Fortunately, emailing services and email clients are constantly improving their machine-learned algorithms to detect these spams. However, they are far from being perfect.
Today, we are going to learn how to keep such people out of your inbox. This article focuses on Mac Mail specifically, but few of the tipcs can be applied to other clients as well. We can tweak certain settings to make Mac Mail better at automatically blocking these emails entirely or move them into spam folder.
How to enable default spam settings in Apple Mail
To begin, you need to enable the default junk mail filtering in Apple Mail settings. Go to ‘Mail’ at the top –> Preferences, and check the box that says “enable junk mail filtering.”

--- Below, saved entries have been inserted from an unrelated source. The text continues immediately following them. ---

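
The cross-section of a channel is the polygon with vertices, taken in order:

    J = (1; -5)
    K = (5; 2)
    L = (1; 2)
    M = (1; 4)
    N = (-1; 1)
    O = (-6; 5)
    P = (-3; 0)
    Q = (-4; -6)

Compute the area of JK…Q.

Cross-terms: 27, 8, 2, 5, 1, 15, 18, 26  ⇒  Σ = 102
Area = |Σ|/2 = 51.

51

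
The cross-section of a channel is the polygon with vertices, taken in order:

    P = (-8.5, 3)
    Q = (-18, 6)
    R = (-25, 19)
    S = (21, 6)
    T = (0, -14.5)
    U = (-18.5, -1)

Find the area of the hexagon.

687.375

Apply the shoelace formula: 2A = Σ (x_i·y_{i+1} − x_{i+1}·y_i), indices taken mod 6.
Σ = (3) + (-192) + (-549) + (-304.5) + (-268.25) + (-64) = -1374.75
Area = |Σ|/2 = 687.375.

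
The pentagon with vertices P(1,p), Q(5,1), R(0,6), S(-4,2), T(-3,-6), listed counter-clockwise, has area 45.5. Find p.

0

Write out the shoelace sum; only the two edges meeting at P involve p:
2·Area = [((-3)·p − 1·(-6)) + (1·1 − 5·p)] + 84
       = -8·p + 91 = 91
⇒ p = 0.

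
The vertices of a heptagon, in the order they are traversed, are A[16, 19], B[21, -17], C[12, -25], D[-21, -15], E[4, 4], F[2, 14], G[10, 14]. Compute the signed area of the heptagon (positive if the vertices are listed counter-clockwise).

Apply Gauss's area formula: 2A = Σ (x_i·y_{i+1} − x_{i+1}·y_i), indices taken mod 7.
Cross-terms: -671, -321, -705, -24, 48, -112, -34  ⇒  Σ = -1819
Signed area = Σ/2 = -909.5 (negative ⇒ clockwise traversal).

-909.5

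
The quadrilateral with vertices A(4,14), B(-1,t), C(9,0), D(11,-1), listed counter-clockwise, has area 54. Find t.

Write out the shoelace sum; only the two edges meeting at B involve t:
2·Area = [(4·t − (-1)·14) + ((-1)·0 − 9·t)] + 149
       = -5·t + 163 = 108
⇒ t = 11.

11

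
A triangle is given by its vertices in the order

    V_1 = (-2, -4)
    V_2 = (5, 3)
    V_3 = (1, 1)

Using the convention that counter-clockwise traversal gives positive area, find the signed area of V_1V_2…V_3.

Apply the surveyor's formula: 2A = Σ (x_i·y_{i+1} − x_{i+1}·y_i), indices taken mod 3.
V_1→V_2: (-2)(3) − (5)(-4) = 14
V_2→V_3: (5)(1) − (1)(3) = 2
V_3→V_1: (1)(-4) − (-2)(1) = -2
Σ = 14
Signed area = Σ/2 = 7 (positive ⇒ counter-clockwise traversal).

7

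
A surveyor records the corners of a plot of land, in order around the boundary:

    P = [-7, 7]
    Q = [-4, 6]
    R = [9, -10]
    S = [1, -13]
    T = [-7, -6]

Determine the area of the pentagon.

161.5

Apply the shoelace formula: 2A = Σ (x_i·y_{i+1} − x_{i+1}·y_i), indices taken mod 5.
Cross-terms: -14, -14, -107, -97, -91  ⇒  Σ = -323
Area = |Σ|/2 = 161.5.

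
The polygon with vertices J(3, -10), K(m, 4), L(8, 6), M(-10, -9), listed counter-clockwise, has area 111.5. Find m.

The doubled signed area Σ (x_i y_{i+1} − x_{i+1} y_i) is linear in m.
With m=0 it equals 95; the coefficient of m is 16 (from the two edges through K).
So 16·m + 95 = 2·111.5 = 223 ⇒ m = 8.

8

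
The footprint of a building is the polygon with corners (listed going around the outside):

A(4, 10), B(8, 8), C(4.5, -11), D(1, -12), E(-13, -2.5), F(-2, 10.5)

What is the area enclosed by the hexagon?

Σ = (-48) + (-124) + (-43) + (-158.5) + (-141.5) + (-62) = -577
Area = |Σ|/2 = 288.5.

288.5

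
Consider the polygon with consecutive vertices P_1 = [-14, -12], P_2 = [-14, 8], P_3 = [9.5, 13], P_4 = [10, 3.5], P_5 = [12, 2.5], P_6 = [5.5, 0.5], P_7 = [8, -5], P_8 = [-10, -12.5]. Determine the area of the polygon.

448

Σ = (-280) + (-258) + (-96.75) + (-17) + (-7.75) + (-31.5) + (-150) + (-55) = -896
Area = |Σ|/2 = 448.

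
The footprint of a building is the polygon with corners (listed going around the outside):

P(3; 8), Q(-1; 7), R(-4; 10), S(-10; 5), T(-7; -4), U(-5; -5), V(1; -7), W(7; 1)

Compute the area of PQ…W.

Apply Gauss's area formula: 2A = Σ (x_i·y_{i+1} − x_{i+1}·y_i), indices taken mod 8.
P→Q: (3)(7) − (-1)(8) = 29
Q→R: (-1)(10) − (-4)(7) = 18
R→S: (-4)(5) − (-10)(10) = 80
S→T: (-10)(-4) − (-7)(5) = 75
T→U: (-7)(-5) − (-5)(-4) = 15
U→V: (-5)(-7) − (1)(-5) = 40
V→W: (1)(1) − (7)(-7) = 50
W→P: (7)(8) − (3)(1) = 53
Σ = 360
Area = |Σ|/2 = 180.

180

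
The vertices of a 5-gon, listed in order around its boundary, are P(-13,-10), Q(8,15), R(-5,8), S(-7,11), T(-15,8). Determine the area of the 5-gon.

Σ = (-115) + (139) + (1) + (109) + (254) = 388
Area = |Σ|/2 = 194.

194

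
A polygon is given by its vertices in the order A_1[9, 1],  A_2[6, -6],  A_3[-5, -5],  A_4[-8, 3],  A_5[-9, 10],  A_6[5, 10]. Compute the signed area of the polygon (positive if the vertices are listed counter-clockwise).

-226.5

Σ = (-60) + (-60) + (-55) + (-53) + (-140) + (-85) = -453
Signed area = Σ/2 = -226.5 (negative ⇒ clockwise traversal).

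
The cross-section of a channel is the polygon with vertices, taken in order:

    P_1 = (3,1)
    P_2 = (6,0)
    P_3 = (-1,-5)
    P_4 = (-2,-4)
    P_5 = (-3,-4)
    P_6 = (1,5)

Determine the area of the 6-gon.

P_1→P_2: (3)(0) − (6)(1) = -6
P_2→P_3: (6)(-5) − (-1)(0) = -30
P_3→P_4: (-1)(-4) − (-2)(-5) = -6
P_4→P_5: (-2)(-4) − (-3)(-4) = -4
P_5→P_6: (-3)(5) − (1)(-4) = -11
P_6→P_1: (1)(1) − (3)(5) = -14
Σ = -71
Area = |Σ|/2 = 35.5.

35.5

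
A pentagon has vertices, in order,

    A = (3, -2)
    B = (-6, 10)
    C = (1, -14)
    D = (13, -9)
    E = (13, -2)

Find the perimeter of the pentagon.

70

|AB| = √((-9)² + (12)²) = √225 = 15
|BC| = √((7)² + (-24)²) = √625 = 25
|CD| = √((12)² + (5)²) = √169 = 13
|DE| = √((0)² + (7)²) = √49 = 7
|EA| = √((-10)² + (0)²) = √100 = 10
Perimeter = 15 + 25 + 13 + 7 + 10 = 70.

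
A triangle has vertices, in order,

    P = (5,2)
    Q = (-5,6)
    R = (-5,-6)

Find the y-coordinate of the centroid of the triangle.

2/3

Apply the shoelace formula. First the cross-terms c_i = x_i·y_{i+1} − x_{i+1}·y_i:
  40, 60, 20  ⇒  2A = 120, A = 60.
Then Σ (y_i + y_{i+1})·c_i = 240, so ȳ = 240 / (6·60) = 2/3.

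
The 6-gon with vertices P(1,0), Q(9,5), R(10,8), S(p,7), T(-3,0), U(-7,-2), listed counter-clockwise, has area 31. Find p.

8

The doubled signed area Σ (x_i y_{i+1} − x_{i+1} y_i) is linear in p.
With p=0 it equals 126; the coefficient of p is -8 (from the two edges through S).
So -8·p + 126 = 2·31 = 62 ⇒ p = 8.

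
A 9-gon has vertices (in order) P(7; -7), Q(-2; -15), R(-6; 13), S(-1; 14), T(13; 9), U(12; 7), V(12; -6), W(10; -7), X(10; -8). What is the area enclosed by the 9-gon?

Apply Gauss's area formula: 2A = Σ (x_i·y_{i+1} − x_{i+1}·y_i), indices taken mod 9.
Cross-terms: -119, -116, -71, -191, -17, -156, -24, -10, -14  ⇒  Σ = -718
Area = |Σ|/2 = 359.

359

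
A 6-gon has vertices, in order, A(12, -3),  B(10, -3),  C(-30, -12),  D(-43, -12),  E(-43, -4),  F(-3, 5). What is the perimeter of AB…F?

122

|AB| = √((-2)² + (0)²) = √4 = 2
|BC| = √((-40)² + (-9)²) = √1681 = 41
|CD| = √((-13)² + (0)²) = √169 = 13
|DE| = √((0)² + (8)²) = √64 = 8
|EF| = √((40)² + (9)²) = √1681 = 41
|FA| = √((15)² + (-8)²) = √289 = 17
Perimeter = 2 + 41 + 13 + 8 + 41 + 17 = 122.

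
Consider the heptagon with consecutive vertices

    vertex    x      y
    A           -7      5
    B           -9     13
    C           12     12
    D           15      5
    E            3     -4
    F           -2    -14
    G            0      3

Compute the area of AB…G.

Apply the shoelace formula: 2A = Σ (x_i·y_{i+1} − x_{i+1}·y_i), indices taken mod 7.
Σ = (-46) + (-264) + (-120) + (-75) + (-50) + (-6) + (21) = -540
Area = |Σ|/2 = 270.

270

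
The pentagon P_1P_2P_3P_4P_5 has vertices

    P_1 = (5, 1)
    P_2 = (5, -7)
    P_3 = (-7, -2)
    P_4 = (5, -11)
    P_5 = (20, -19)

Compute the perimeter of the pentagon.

|P_1P_2| = √((0)² + (-8)²) = √64 = 8
|P_2P_3| = √((-12)² + (5)²) = √169 = 13
|P_3P_4| = √((12)² + (-9)²) = √225 = 15
|P_4P_5| = √((15)² + (-8)²) = √289 = 17
|P_5P_1| = √((-15)² + (20)²) = √625 = 25
Perimeter = 8 + 13 + 15 + 17 + 25 = 78.

78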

But there’s more. You can check other settings and decide what you want to do with them according to your preferences.
- – Mark spam as junk mail, but leave it in your inbox.
- – Make them as junk and also move them to spam folder.
The other three settings are kinda the reverse of what we are talking here. They make certain emails safe and avoid them from moving to spam.
Do you have friends that constantly bug you with lame attempt at humor. As much lame as they can be, I still enjoy reading them. Other times, your work emails might contain words that Mac Mail might consider spam. And there are few other examples where you would actually want an email that the algorithms mistake for spam.
So, check these three next boxes to avoid that from happening:
- – Sender of messages in your contacts
- – Sender of messages that you have preciously communicated with.
- – Emails that contain your FULL NAME.
There’s also an option to filter junk email before applying your ‘rules.’ Rules are those that you manually setup to do certain actions to emails automatically. For example, I’ve setup the rule that any message that contains the full name of the company I work for should never be sent to spam.
Therefore, this particular option is important to turn it on. Still, it’s your personal preference that wether you’d want emails to go to spam first and then the rules are applied to regular emails or the other way around.
Next up is ‘advanced settings.’ As you might have guess, these settings are quite advanced. The trouble with tweaking these settings is that if you are not absolutely sure of what you are doing, you might miss a lot of emails that might be important for you. Therefore, tread carefully on these roads.
The ‘Advanced Settings’ section is quite complicated and therefore cannot be dealt entirely on this post. For now, I would recommend to avoid them if you are not experienced with that.
Tips for Spam Settings in Apple Mail
Another tip: if you ever see a spam email penetrate through your wall of rules and settings to the main inbox, always mark it as spam manually. Mac Mail algorithms will learn to tighten the security for that sender and for other similar natured emails from next time.
One last tip: check your spam folder once in a week or whenever you have the time. This is to make sure none of your important emails are getting lost there. If you see a proper emails (not spam), move it to inbox.
Lastly, if you are a huge email user, in-built spam filtering settings for Apple Mail might not be enough for you. Fortunately, there are third-party programs that can be used with Apple Mail to secure your fortification even further. I am not naming any application here, but you can you easily do a quick Google search to look for the best ones.
Keep in mind that Apple Mail default spam filter is quite good and might be enough for majority of users. Go to third-parties only if you truly need more spam settings in Apple Mail.